O crítico da The Hollywood Reporter explica-o bem: “A indecisão pode ser excitante e achei emocionantes os riscos que 'The Bear' corre nestes 10 episódios. Mas se esperam ver as coisas progredir a um ritmo alucinante, esta é uma temporada que reflete o limbo em que as personagens se encontram.” A Rolling Stone ajuda a concluir o raciocínio: “No seu melhor, 'The Bear' continua a ser inovadora, excelente e tão vívida que é deliciosa de ver. Mas a temporada também parece confusa, exagerada e em alguns momentos inconsistente.”

Ou seja, é preciso saber ler o que se está a querer dizer. Para quem gosta e ainda não viu, não haja receio: a série continua a ser do melhor que há. Está é diferente e há quem considere que esse diferente não é tão bom como aquilo que nos serviram até agora. O que não é fácil de fazer quando num ano há no menu “Peixes” (Episódio 6, que um crítico refere e bem tratar-se de “uma descida de 66 minutos às profundezas do inferno das férias em família”) e “Garfos” (Episódio 7, para muitos um dos melhores episódios de televisão dos últimos anos) e no outro não.
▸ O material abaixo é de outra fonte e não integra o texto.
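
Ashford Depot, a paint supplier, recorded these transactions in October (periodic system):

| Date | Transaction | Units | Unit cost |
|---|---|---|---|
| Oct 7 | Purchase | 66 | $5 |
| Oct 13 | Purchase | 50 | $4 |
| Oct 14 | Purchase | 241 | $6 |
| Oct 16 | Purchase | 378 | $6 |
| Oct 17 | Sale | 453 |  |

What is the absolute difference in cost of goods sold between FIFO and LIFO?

$166

FIFO COGS: 66 @ $5 + 50 @ $4 + 241 @ $6 + 96 @ $6 = $2,552
LIFO COGS: 378 @ $6 + 75 @ $6 = $2,718
Difference = |$2,552 − $2,718| = $166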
No entanto, fazendo de advogado do diabo, pode-se argumentar que o ritmo mais “lento” até pode vir a ser melhor na opinião de algumas pessoas, que se sentem incomodas com a rapidez da série, mas que até gostam de ver o rodopio da cozinha e o embelezamento dos empratamentos. Mais: como se disse, realmente não há garfos e peixes, mas há os episódios centrados em Tina (Liza Colón-Zayas) e Natalie ‘Sugar’ Berzatto. São ambos excelentes e o primeiro tem a curiosidade de ditar a estreia da atriz Ayo Edebiri (a Sydney na série) na realização, que tem recebido rasgados elogios.

E, depois, claro, há o Episódio-Montagem que abre a temporada e que nos mostra todo o percurso de Carmy até hoje. É um episódio que pode dividir a audiência, uma vez que pode cair na caixa do “experimental”. Há pouco diálogo, pode ser confuso, a montagem anda constantemente para trás e para frente no tempo. Mas é um episódio muito importante porque nos mostra o passado de Carmy e é através deste passado que percebermos porque é que faz o que faz e é como é. Mostra-nos as suas inseguranças, a sua disciplina, o seu talento, a sua dedicação, o seu foco, o seu rigor. É tudo exposto a nu à boleia da belíssima faixa "Together" dos Nine Inch Nails, que está em loop durante 30 minutos. Por outras palavras, é um Episódio-Experiência que nos é servido de bandeja e que tem de ser consumido de mente aberta. Porque quem o fizer vai esquecer-se de que está a ver televisão e vai deixar-se levar pela imersão que é a vida de Carmy.

Além disso, há que ter em conta que o argumento “não é tão boa como as anteriores” pode ser propositado porque as temporadas três e quatro foram rodadas em simultâneo e há um “To be Continued” no final desta que estreou. Portanto, estes novos episódios podem ser ser a calma antes de cair a tempestade.